Circulating miRNA Signature Predicts Response to Preoperative Chemoradiotherapy in Locally Advanced Rectal Cancer

PURPOSE Patients with locally advanced rectal cancer (LARC) are recommended to receive preoperative chemoradiotherapy (PCRT) followed by surgery. Response to PCRT varies widely: 60%-70% of patients with LARC do not derive therapeutic benefit from PCRT, whereas 15%-20% of patients achieve pathologic complete response (pCR). We sought to develop a liquid biopsy assay for identifying response to PCRT in patients with LARC. MATERIALS AND METHODS We analyzed two genome-wide microRNA (miRNA) expression profiling data sets from tumor tissue samples for in silico discovery (GSE68204) and validation (GSE29298). We prioritized biomarkers in pretreatment plasma specimens from clinical training (n = 41; 15 responders and 26 nonresponders) and validation (n = 65; 29 responders and 36 nonresponders) cohorts of patients with LARC. We developed an integrated miRNA panel and established a risk assessment model, which was combined with the miRNA panel and carcinoembryonic antigen levels. RESULTS Our comprehensive discovery effort identified an 8-miRNA panel that robustly predicted response to PCRT, with an excellent accuracy in the discovery (area under the curve [AUC] = 0.95) and validation (AUC = 0.92) cohorts.
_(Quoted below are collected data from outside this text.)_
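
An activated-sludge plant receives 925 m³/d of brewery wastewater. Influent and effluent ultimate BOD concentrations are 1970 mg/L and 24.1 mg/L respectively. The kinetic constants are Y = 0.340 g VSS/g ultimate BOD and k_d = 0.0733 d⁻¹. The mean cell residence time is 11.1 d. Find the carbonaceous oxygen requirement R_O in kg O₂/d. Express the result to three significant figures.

The observed yield is Y_obs = Y/(1 + k_d·θ_c) = 0.340 / (1 + 0.0733 × 11.1) = 0.340 / 1.814 = 0.1875 g VSS per g ultimate BOD removed.
Mass of ultimate BOD removed per day: Q(S₀ − S) = 925 × 1946 g/m³ = 1800 kg/d.
Net sludge production P_X = 0.1875 × 1800 = 337.4 kg VSS/d.
Carbonaceous O₂ demand = substrate oxidised − cell-mass equivalent = 1800 − 1.42 × 337.4 = 1321 kg O₂/d.

R_O ≈ 1320 kg O₂/d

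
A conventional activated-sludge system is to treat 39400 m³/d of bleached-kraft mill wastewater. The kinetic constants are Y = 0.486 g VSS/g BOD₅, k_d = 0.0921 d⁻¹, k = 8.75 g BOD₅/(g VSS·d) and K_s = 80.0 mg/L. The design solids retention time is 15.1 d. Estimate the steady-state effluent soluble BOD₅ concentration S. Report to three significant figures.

From the Monod/SRT balance for a CMAS, S = K_s·(1+k_d θ_c)/[θ_c·(Y k − k_d) − 1] = 80.0 × (1 + 0.0921 × 15.1) / [15.1 × (0.486 × 8.75 − 0.0921) − 1] = 191.3 / 61.82 = 3.094 mg/L.

S ≈ 3.09 mg/L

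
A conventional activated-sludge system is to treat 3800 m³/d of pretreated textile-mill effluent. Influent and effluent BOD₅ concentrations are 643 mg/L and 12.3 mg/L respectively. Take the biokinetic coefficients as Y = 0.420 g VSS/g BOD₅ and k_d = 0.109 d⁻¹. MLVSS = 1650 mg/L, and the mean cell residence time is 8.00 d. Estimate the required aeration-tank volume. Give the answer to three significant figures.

From the SRT design equation V = Y Q (S₀−S) θ_c / [X (1 + k_d θ_c)] = 0.420 × 3800 × (643 − 12.3) × 8.00 / [1650 × (1 + 0.109 × 8.00)] = 8.05×10^6 / 3089 = 2607 m³.

V ≈ 2610 m³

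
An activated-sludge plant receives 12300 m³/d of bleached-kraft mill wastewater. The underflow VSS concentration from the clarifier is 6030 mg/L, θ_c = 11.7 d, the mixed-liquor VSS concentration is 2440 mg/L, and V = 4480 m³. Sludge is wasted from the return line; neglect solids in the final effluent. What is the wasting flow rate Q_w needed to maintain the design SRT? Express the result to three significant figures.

Wasting from the return line (neglecting effluent solids): Q_w = V·X / (θ_c·X_r) = 4480 × 2440 / (11.7 × 6030) = 154.9 m³/d.

Q_w ≈ 155 m³/d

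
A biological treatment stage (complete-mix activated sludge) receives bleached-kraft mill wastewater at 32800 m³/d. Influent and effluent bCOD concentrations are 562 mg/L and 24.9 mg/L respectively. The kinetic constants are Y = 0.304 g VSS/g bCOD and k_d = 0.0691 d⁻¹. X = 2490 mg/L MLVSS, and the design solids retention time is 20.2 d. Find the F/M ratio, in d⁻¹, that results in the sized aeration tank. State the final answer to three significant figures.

From the SRT design equation V = Y Q (S₀−S) θ_c / [X (1 + k_d θ_c)] = 0.304 × 32800 × (562 − 24.9) × 20.2 / [2490 × (1 + 0.0691 × 20.2)] = 1.08×10^8 / 5966 = 18134 m³.
F/M = Q·S₀ / (V·X) = 32800 × 562 / (18134 × 2490) = 0.4082 g bCOD·(g VSS·d)⁻¹.

F/M ≈ 0.408 d⁻¹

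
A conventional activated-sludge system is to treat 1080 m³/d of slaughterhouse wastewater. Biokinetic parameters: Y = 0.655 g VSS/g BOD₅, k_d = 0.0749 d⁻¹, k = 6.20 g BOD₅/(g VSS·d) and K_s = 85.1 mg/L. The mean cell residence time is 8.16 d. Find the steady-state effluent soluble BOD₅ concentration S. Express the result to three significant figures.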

We successfully established a circulating miRNA panel with remarkable diagnostic accuracy in the clinical training (AUC = 0.82) and validation (AUC = 0.81) cohorts. Moreover, the predictive accuracy of the panel was significantly superior to conventional clinical factors in both cohorts ( P < .01) and the risk assessment model was superior (AUC = 0.83). Finally, we applied our model to detect patients with pathologic complete response and showed that it was dramatically superior to currently used pathologic features (AUC = 0.92). CONCLUSION Our novel risk assessment signature for predicting response to PCRT has a potential for clinical translation as a liquid biopsy assay in patients with LARC.